Banks, he added, might also try to recoup their revenue elsewhere, like by raising annual fees or late fees.
“It’s not clear that people are going to be better off,” Guttman-Kenney said. “They’re still paying similar amounts of money.”
But he noted that some bank expenses are “bloated”, meaning they have room to cut costs to keep their margins intact. They could, for example, trim down how much they spend on marketing, he said.
And a recent Vanderbilt University study found that Americans would save roughly $100bn a year in interest costs if a 10% rate cap were to be implemented.
“This is something people would see, they would notice, they would feel it,” said Brian Shearer, a researcher at Vanderbilt’s Policy Accelerator and the author of the study.
“This alone would impact their household budgets substantially.”
Shearer questioned a key argument put forward by bank executives and their lobbyists: that any reduction in rates will necessarily lead to a reduction in lending. He pointed to banks’ robust margins in the credit card market.
Interest payments, he added, do not account for the majority of the revenue that banks earn on credit cards.

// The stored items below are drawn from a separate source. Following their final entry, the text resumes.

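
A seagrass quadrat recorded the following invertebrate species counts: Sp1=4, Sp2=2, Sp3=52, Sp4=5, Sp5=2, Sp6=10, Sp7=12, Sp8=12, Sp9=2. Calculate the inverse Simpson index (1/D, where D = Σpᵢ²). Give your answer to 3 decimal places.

Total N = 4+2+52+5+2+10+12+12+2 = 101, so the proportions are 0.039604, 0.019802, 0.5148515, 0.049505, 0.019802, 0.0990099, 0.1188119, 0.1188119, 0.019802 (working shown to 7 dp, full precision carried).
D = 0.039604² + 0.019802² + 0.5148515² + 0.049505² + 0.019802² + 0.0990099² + 0.1188119² + 0.1188119² + 0.019802² = 0.0015685 + 0.0003921 + 0.2650721 + 0.0024507 + 0.0003921 + 0.0098030 + 0.0141163 + 0.0141163 + 0.0003921 = 0.3083031.
So 1/D = 3.24356, i.e. 3.244 to 3 decimal places.

3.244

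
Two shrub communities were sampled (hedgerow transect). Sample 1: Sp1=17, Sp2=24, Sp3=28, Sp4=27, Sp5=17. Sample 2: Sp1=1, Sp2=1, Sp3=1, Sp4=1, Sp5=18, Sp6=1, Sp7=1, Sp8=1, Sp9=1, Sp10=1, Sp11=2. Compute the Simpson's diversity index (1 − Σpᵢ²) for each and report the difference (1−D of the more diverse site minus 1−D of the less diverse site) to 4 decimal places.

0.1918

Sample 1: N=113, proportions 0.150442, 0.212389, 0.247788, 0.238938, 0.150442, giving 1−D = 0.791135 (working shown to 6 dp, full precision carried).
Sample 2: N=29, proportions 0.034483, 0.034483, 0.034483, 0.034483, 0.62069, 0.034483, 0.034483, 0.034483, 0.034483, 0.034483, 0.068966, giving 1−D = 0.599287.
Difference = |0.791135 − 0.599287| = 0.191848, i.e. 0.1918 to 4 decimal places.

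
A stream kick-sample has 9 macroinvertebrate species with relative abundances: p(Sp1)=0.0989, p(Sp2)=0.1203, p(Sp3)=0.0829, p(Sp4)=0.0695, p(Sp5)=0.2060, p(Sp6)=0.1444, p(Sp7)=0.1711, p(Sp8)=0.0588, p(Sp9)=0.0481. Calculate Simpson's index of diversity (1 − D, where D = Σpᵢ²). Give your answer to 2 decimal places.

0.87

D = 0.0989² + 0.1203² + 0.0829² + 0.0695² + 0.206² + 0.1444² + 0.1711² + 0.0588² + 0.0481² = 0.0098 + 0.0145 + 0.0069 + 0.0048 + 0.0424 + 0.0209 + 0.0293 + 0.0035 + 0.0023 = 0.1343 (working shown to 4 dp, full precision carried).
So 1 − D = 0.8657, i.e. 0.87 to 2 decimal places.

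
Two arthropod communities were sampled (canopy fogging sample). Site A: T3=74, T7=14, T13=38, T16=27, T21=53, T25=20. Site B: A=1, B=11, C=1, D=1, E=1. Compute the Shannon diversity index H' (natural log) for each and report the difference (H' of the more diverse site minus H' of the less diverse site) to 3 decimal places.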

“No policy is without some pros and cons,” Shearer said. “To continue lending, banks would have to reduce rewards to some extent, especially to people with lower FICO scores (credit scores).

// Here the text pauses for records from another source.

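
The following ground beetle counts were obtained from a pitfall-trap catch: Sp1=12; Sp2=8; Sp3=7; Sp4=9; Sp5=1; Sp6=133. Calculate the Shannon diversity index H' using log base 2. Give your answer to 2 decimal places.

Total N = 12+8+7+9+1+133 = 170, so the proportions are 0.0706, 0.0471, 0.0412, 0.0529, 0.0059, 0.7824 (working shown to 4 dp, full precision carried).
Each pᵢ log₂ pᵢ term: 0.0706×(-3.8244)=-0.2700, 0.0471×(-4.4094)=-0.2075, 0.0412×(-4.6020)=-0.1895, 0.0529×(-4.2395)=-0.2244, 0.0059×(-7.4094)=-0.0436, 0.7824×(-0.3541)=-0.2770.
Sum = -1.2120, so H' = 1.21.

1.21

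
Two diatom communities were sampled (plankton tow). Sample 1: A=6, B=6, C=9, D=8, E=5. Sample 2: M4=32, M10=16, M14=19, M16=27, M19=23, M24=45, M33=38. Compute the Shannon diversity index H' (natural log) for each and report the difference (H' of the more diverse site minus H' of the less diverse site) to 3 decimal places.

Sample 1: N=34, proportions 0.17647, 0.17647, 0.26471, 0.23529, 0.14706, giving H' = 1.58639 (working shown to 5 dp, full precision carried).
Sample 2: N=200, proportions 0.16, 0.08, 0.095, 0.135, 0.115, 0.225, 0.19, giving H' = 1.88911.
Difference = |1.58639 − 1.88911| = 0.30272, i.e. 0.303 to 3 decimal places.

0.303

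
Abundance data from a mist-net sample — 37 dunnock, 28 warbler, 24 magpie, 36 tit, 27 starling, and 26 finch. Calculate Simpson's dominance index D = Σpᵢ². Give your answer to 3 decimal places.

Total N = 37+28+24+36+27+26 = 178, so the proportions are 0.20787, 0.1573, 0.13483, 0.20225, 0.15169, 0.14607 (working shown to 5 dp, full precision carried).
D = 0.20787² + 0.1573² + 0.13483² + 0.20225² + 0.15169² + 0.14607² = 0.04321 + 0.02474 + 0.01818 + 0.04090 + 0.02301 + 0.02134 = 0.17138.
To 3 decimal places, D = 0.171.

0.171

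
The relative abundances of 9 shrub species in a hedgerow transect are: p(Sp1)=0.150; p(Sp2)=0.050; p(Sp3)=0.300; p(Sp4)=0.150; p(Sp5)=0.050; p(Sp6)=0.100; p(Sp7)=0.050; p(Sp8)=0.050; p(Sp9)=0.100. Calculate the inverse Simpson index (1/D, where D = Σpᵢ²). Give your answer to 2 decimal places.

6.06

D = 0.15² + 0.05² + 0.3² + 0.15² + 0.05² + 0.1² + 0.05² + 0.05² + 0.1² = 0.022500 + 0.002500 + 0.090000 + 0.022500 + 0.002500 + 0.010000 + 0.002500 + 0.002500 + 0.010000 = 0.165000 (working shown to 6 dp, full precision carried).
So 1/D = 6.0606, i.e. 6.06 to 2 decimal places.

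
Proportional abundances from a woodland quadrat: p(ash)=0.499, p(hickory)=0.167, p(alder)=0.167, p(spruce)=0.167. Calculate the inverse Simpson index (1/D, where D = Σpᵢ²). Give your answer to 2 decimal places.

D = 0.499² + 0.167² + 0.167² + 0.167² = 0.24900 + 0.02789 + 0.02789 + 0.02789 = 0.33267 (working shown to 5 dp, full precision carried).
So 1/D = 3.0060, i.e. 3.01 to 2 decimal places.

3.01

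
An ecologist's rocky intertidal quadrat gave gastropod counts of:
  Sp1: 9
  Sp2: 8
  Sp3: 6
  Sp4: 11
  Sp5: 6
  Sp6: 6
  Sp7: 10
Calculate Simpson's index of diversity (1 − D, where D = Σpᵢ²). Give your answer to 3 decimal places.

Total N = 9+8+6+11+6+6+10 = 56, so the proportions are 0.16071, 0.14286, 0.10714, 0.19643, 0.10714, 0.10714, 0.17857 (working shown to 5 dp, full precision carried).
D = 0.16071² + 0.14286² + 0.10714² + 0.19643² + 0.10714² + 0.10714² + 0.17857² = 0.02583 + 0.02041 + 0.01148 + 0.03858 + 0.01148 + 0.01148 + 0.03189 = 0.15115.
So 1 − D = 0.84885, i.e. 0.849 to 3 decimal places.

0.849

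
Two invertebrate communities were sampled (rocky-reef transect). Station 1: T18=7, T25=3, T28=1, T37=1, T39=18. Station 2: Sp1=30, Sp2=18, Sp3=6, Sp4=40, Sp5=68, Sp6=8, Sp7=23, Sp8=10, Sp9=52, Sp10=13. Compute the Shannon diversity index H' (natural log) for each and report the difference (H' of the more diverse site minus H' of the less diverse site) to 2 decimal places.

Station 1: N=30, proportions 0.2333, 0.1, 0.0333, 0.0333, 0.6, giving H' = 1.1031 (working shown to 4 dp, full precision carried).
Station 2: N=268, proportions 0.1119, 0.0672, 0.0224, 0.1493, 0.2537, 0.0299, 0.0858, 0.0373, 0.194, 0.0485, giving H' = 2.0467.
Difference = |1.1031 − 2.0467| = 0.9436, i.e. 0.94 to 2 decimal places.

0.94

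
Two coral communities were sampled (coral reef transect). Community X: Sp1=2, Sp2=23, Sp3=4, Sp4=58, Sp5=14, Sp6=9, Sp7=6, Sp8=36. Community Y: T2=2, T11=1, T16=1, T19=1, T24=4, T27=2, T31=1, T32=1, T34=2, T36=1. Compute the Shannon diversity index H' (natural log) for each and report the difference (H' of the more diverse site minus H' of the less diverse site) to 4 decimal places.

0.5043

Community X: N=152, proportions 0.013158, 0.151316, 0.026316, 0.381579, 0.092105, 0.059211, 0.039474, 0.236842, giving H' = 1.661824 (working shown to 6 dp, full precision carried).
Community Y: N=16, proportions 0.125, 0.0625, 0.0625, 0.0625, 0.25, 0.125, 0.0625, 0.0625, 0.125, 0.0625, giving H' = 2.166085.
Difference = |1.661824 − 2.166085| = 0.504261, i.e. 0.5043 to 4 decimal places.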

“However, the savings from interest, even to those people who lose some rewards, would far exceed the lost rewards.”
‘I’m losing sleep’
Morgan, 31, who asked to use only her first name, is also among those struggling to pay down thousands of dollars.

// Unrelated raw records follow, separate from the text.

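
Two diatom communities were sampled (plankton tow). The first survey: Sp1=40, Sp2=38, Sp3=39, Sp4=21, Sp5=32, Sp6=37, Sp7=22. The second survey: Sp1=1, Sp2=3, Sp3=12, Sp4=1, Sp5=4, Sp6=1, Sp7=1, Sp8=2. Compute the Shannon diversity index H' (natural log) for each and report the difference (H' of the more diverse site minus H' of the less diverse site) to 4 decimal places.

0.3009

The first survey: N=229, proportions 0.1746725, 0.1659389, 0.1703057, 0.0917031, 0.139738, 0.1615721, 0.0960699, giving H' = 1.9179675 (working shown to 7 dp, full precision carried).
The second survey: N=25, proportions 0.04, 0.12, 0.48, 0.04, 0.16, 0.04, 0.04, 0.08, giving H' = 1.6170283.
Difference = |1.9179675 − 1.6170283| = 0.3009392, i.e. 0.3009 to 4 decimal places.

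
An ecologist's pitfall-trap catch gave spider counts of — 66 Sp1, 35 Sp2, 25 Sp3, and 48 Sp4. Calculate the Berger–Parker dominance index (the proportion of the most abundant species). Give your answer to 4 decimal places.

0.3793

Total N = 66+35+25+48 = 174, so the proportions are 0.37931, 0.201149, 0.143678, 0.275862 (working shown to 6 dp, full precision carried).
The largest proportion is 0.37931, i.e. d = 0.3793 to 4 decimal places.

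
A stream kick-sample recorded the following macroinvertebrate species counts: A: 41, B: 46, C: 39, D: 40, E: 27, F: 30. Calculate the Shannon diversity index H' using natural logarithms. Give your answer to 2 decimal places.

Total N = 41+46+39+40+27+30 = 223, so the proportions are 0.1839, 0.2063, 0.1749, 0.1794, 0.1211, 0.1345 (working shown to 4 dp, full precision carried).
Each pᵢ ln pᵢ term: 0.1839×(-1.6936)=-0.3114, 0.2063×(-1.5785)=-0.3256, 0.1749×(-1.7436)=-0.3049, 0.1794×(-1.7183)=-0.3082, 0.1211×(-2.1113)=-0.2556, 0.1345×(-2.0060)=-0.2699.
Sum = -1.7756, so H' = 1.78.

1.78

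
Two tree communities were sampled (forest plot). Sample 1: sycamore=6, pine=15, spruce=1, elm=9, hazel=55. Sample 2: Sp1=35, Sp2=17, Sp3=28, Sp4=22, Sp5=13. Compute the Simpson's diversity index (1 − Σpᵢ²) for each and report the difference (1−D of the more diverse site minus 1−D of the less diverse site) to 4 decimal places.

0.2322

Sample 1: N=86, proportions 0.069767, 0.174419, 0.011628, 0.104651, 0.639535, giving 1−D = 0.544619 (working shown to 6 dp, full precision carried).
Sample 2: N=115, proportions 0.304348, 0.147826, 0.243478, 0.191304, 0.113043, giving 1−D = 0.776862.
Difference = |0.544619 − 0.776862| = 0.232243, i.e. 0.2322 to 4 decimal places.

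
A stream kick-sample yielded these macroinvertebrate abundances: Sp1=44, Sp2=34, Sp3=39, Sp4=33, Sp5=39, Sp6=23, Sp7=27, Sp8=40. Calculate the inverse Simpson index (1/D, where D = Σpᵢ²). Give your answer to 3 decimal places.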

Since last May, she has been using her Discover card to pay for her two-year-old daughter’s childcare, while unemployed. She said she decided to send her daughter to daycare because she needed the freedom, due to struggles with her mental and physical health.
Those payments have left her with $6,700 in credit card debt.
Morgan’s husband works in the military and pays for the family’s other expenses. Through a service member benefit programme, she secured an interest rate of roughly 3% on her credit card. Had she been forced to pay the typical 27% interest rate, sending her daughter to childcare would not have been an option, she said.
“I’m losing sleep over the $6,700, but I have a little wiggle room to be able to do that because once I get a job, I can pay it off,” Morgan said.
That’s why Trump’s proposal to cap credit card rates at 10% struck her as a “step in the right direction”.
“I hope it actually comes to fruition,” she said. “It’s one of the few things he’s done that prioritises people over businesses.”
Will the proposal go anywhere?
The idea to cap credit card rates has been floating in legislative circles for years, and it has garnered bipartisan support.
Senator Josh Hawley, a Republican, and Senator Bernie Sanders, a Democrat, last year introduced a bill to cap credit card interest rates at 10%.
Bloomberg via Getty ImagesDemocratic Senator Elizabeth Warren said in a statement that she spoke with Trump this week and “told him that Congress can pass legislation to cap credit card rates if he will actually fight for it”.
“If he really wants to get something done, including capping credit card interest rates or lowering housing costs, he would use his leverage and pick up the phone,” Warren said.
Still, there are hurdles ahead. Getting Congress on board could prove challenging, despite some support on both sides of the aisle.
House Speaker Mike Johnson this week distanced himself from the rate cap proposal, citing “negative secondary effects” and a pullback in lending as a result. “It’s something that we’ve got to be very deliberate about,” Johnson said at a press conference.
And banks are poised to keep pushing hard against it.
“If the Trump administration backs down, I think it would be because of the bank lobbying,” said Shearer, of Vanderbilt.
“This is their cash cow. They’re not going to let it go easily.”